Obiettivo full occupancy con l’inserimento di operatori innovativi in campo food e leisure. Ma anche un focus costante su possibili investitori internazionali e istituti di credito per attrarre nuovi capitali, in coerenza con il recente lancio della Sicaf.
Pradera si appresta a partecipare a Mapic Italy in programma il 18 e 19 maggio con l’intento di potenziare l’offerta merceologica dell’intero portfolio immobiliare, composto da 18 asset tra centri e parchi commerciali dislocati lungo tutta la Penisola. Offerta che, tra la fine del 2021 e i primi mesi del 2022, si è impreziosita con l’ingresso di importanti brand.
Su tutto, spicca l’attività di leasing condotta al centro commerciale Lingotto di Torino, che nella nuova food court ha visto l’arrivo delle insegne: CRUDO, Burger King, Cioccolatitaliani, BUN, Domino’s Pizza, Giovanni Rana, Poke HOUSE, La Piadineria, Bintat Kebab e Panini Durini. Sempre al Lingotto, a fine aprile è stata completata la proposta del Padiglione 5 – inaugurato a fine 2020 – con l’opening di Deichmann che si è aggiunta a OVS, Coin, Arcaplanet, Conad, DM e Kisené.

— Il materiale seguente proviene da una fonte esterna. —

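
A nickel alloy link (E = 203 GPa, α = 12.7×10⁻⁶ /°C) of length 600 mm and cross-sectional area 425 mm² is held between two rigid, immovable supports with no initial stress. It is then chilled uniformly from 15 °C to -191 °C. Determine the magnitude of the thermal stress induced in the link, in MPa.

σ ≈ 531 MPa (tensile)

Because both ends are immovable the net strain is zero, and the suppressed thermal strain is αΔT = 12.7×10⁻⁶ × 206 = 2616.2×10⁻⁶.
σ = EαΔT = 203×10³ × 12.7×10⁻⁶ × 206 = 531.1 MPa (tensile; the link is trying to contract).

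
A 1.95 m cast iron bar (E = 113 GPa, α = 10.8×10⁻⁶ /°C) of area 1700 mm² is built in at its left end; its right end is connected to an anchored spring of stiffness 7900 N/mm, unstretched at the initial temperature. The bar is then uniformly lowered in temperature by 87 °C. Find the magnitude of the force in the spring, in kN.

The unrestrained thermal change is αΔT L = 10.8×10⁻⁶ × 87 × 1950 = 1.832 mm.
Let P be the tensile force in the spring. The bar extends elastically by PL/(AE) and the spring stretches by P/k; together these equal δ_free.
So P = δ_free / [L/(AE) + 1/k] = 1.832 / [ 1950/(1700×113×10³) + 1/(7900) ].
P = 1.832 / 0.0001367 = 13400 N.

P ≈ 13.4 kN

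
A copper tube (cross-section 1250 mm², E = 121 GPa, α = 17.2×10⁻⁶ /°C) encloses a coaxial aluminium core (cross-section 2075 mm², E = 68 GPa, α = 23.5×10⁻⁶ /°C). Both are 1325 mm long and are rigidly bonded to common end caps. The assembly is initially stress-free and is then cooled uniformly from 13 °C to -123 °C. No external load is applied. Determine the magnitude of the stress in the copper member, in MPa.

σ ≈ 50 MPa (compressive)

The aluminium has the larger α, so on cooling it would change length more than the copper if both were free. The rigid plates force a common final length, so the aluminium is put into tension and the copper into compression, with equal and opposite forces P (no external load).
Compatibility of the two members (thermal + elastic change equal): (α₁ − α₂)ΔT = P·[1/(A₁E₁) + 1/(A₂E₂)].
|α₁ − α₂|·ΔT = 6.3×10⁻⁶ × 136 = 0.0008568.
1/(A₁E₁) + 1/(A₂E₂) = 1/(1250×121×10³) + 1/(2075×68×10³) = 1.37×10⁻⁸ N⁻¹.
So P = 0.0008568 / 1.37×10⁻⁸ = 62.55 kN.
σ_{copper} = P/A₁ = 62550/1250 = 50.04 MPa, compressive.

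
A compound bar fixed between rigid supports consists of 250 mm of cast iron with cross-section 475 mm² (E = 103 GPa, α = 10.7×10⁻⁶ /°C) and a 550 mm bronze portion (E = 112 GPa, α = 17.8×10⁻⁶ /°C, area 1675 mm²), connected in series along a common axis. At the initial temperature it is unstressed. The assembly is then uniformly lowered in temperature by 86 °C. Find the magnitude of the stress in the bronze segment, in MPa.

With the walls removed the bar would change length by δ_free = Σ αᵢΔT Lᵢ = 10.7×10⁻⁶×86×250 + 17.8×10⁻⁶×86×550 = 1.072 mm.
The walls prevent any net length change, so an axial force P (same in every segment) develops. Compatibility: P · Σ Lᵢ/(AᵢEᵢ) = δ_free.
The series flexibility is Σ Lᵢ/(AᵢEᵢ) = 250/(475×103×10³) + 550/(1675×112×10³) = 8.042×10⁻⁶ mm/N.
So P = 1.072 / 8.042×10⁻⁶ = 133.3 kN, tensile.
σ_{bronze} = P / A = 133300 / 1675 = 79.59 MPa.

σ ≈ 79.6 MPa (tensile)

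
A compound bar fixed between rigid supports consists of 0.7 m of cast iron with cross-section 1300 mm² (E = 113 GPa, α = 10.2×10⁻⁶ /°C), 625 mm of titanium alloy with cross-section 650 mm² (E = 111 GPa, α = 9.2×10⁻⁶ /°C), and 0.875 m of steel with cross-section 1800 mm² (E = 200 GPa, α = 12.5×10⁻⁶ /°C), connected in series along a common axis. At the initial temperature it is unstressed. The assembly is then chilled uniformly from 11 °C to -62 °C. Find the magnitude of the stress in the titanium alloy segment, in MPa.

With the walls removed the bar would change length by δ_free = Σ αᵢΔT Lᵢ = 10.2×10⁻⁶×73×700 + 9.2×10⁻⁶×73×625 + 12.5×10⁻⁶×73×875 = 1.739 mm.
The rigid supports impose zero overall length change; the single axial force P common to all segments must satisfy P Σ Lᵢ/(AᵢEᵢ) = δ_free.
The series flexibility is Σ Lᵢ/(AᵢEᵢ) = 700/(1300×113×10³) + 625/(650×111×10³) + 875/(1800×200×10³) = 1.586×10⁻⁵ mm/N.
So P = 1.739 / 1.586×10⁻⁵ = 109.7 kN, tensile.
σ_{titanium alloy} = P / A = 109700 / 650 = 168.7 MPa.

σ ≈ 169 MPa (tensile)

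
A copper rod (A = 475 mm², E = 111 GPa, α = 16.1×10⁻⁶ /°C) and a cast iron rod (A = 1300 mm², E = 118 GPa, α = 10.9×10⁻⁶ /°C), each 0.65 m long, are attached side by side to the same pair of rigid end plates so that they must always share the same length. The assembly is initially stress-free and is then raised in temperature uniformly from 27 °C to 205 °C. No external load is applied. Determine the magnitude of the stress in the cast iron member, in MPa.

The copper has the larger α, so on heating it would change length more than the cast iron if both were free. The rigid plates force a common final length, so the copper is put into compression and the cast iron into tension, with equal and opposite forces P (no external load).
Setting the final lengths equal and cancelling L: (α₁ − α₂)ΔT = P/(A₁E₁) + P/(A₂E₂).
|α₁ − α₂|·ΔT = 5.2×10⁻⁶ × 178 = 0.0009256.
1/(A₁E₁) + 1/(A₂E₂) = 1/(475×111×10³) + 1/(1300×118×10³) = 2.549×10⁻⁸ N⁻¹.
P = 0.0009256 / 2.549×10⁻⁸ = 36320 N = 36.32 kN.
σ_{cast iron} = P/A₂ = 36320/1300 = 27.94 MPa, tensile.

σ ≈ 27.9 MPa (tensile)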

Le altre aperture che hanno caratterizzato il portfolio Pradera negli ultimi mesi annoverano tra i protagonisti McDonald’s, al centro commerciale Itaca con una soluzione stand alone, Pepco e I Love POKE sia a Le Cupole che a Casetta Mattei, Happy Casa a Costaverde, Arcaplanet a Pratosardo e Tezenis a Sedici Pini. Nel complesso, tra il 2021 e il primo trimestre 2022 Pradera in Italia ha siglato 145 accordi tra rinnovi e nuovi contratti, pari al 16,88% dei punti vendita totali e al 14,29% della GLA complessiva, portando l’occupancy intorno al 90%.
“Per Pradera l’appuntamento di Mapic Italy rappresenta una vetrina e un’occasione unica per far conoscere ai maggiori investitori, istituti di credito e retailer i servizi e le capacità di investimento che l’Azienda può offrire per il mercato italiano”, ha dichiarato Roberto Limetti, managing director di Pradera. “Negli ultimi anni la kermesse milanese ha attratto anche alcuni investitori e, nonostante non sia ancora ai livelli di frequentazione di altre fiere internazionali di settore, il trend è positivo. Il focus, dunque, rimane principalmente sui retailer e i player nazionali. Il portafoglio di Pradera si caratterizza per la copertura pressoché totale del territorio italiano, isole incluse, e per una differenziazione equilibrata anche di tipologia: centri commerciali regionali, secondari ma dominanti nel proprio bacino di utenza e parchi commerciali. Per ciascuno dei 18 asset puntiamo ad attrarre i migliori retailer, cercando anche di intercettare qualche novità”, ha concluso Limetti.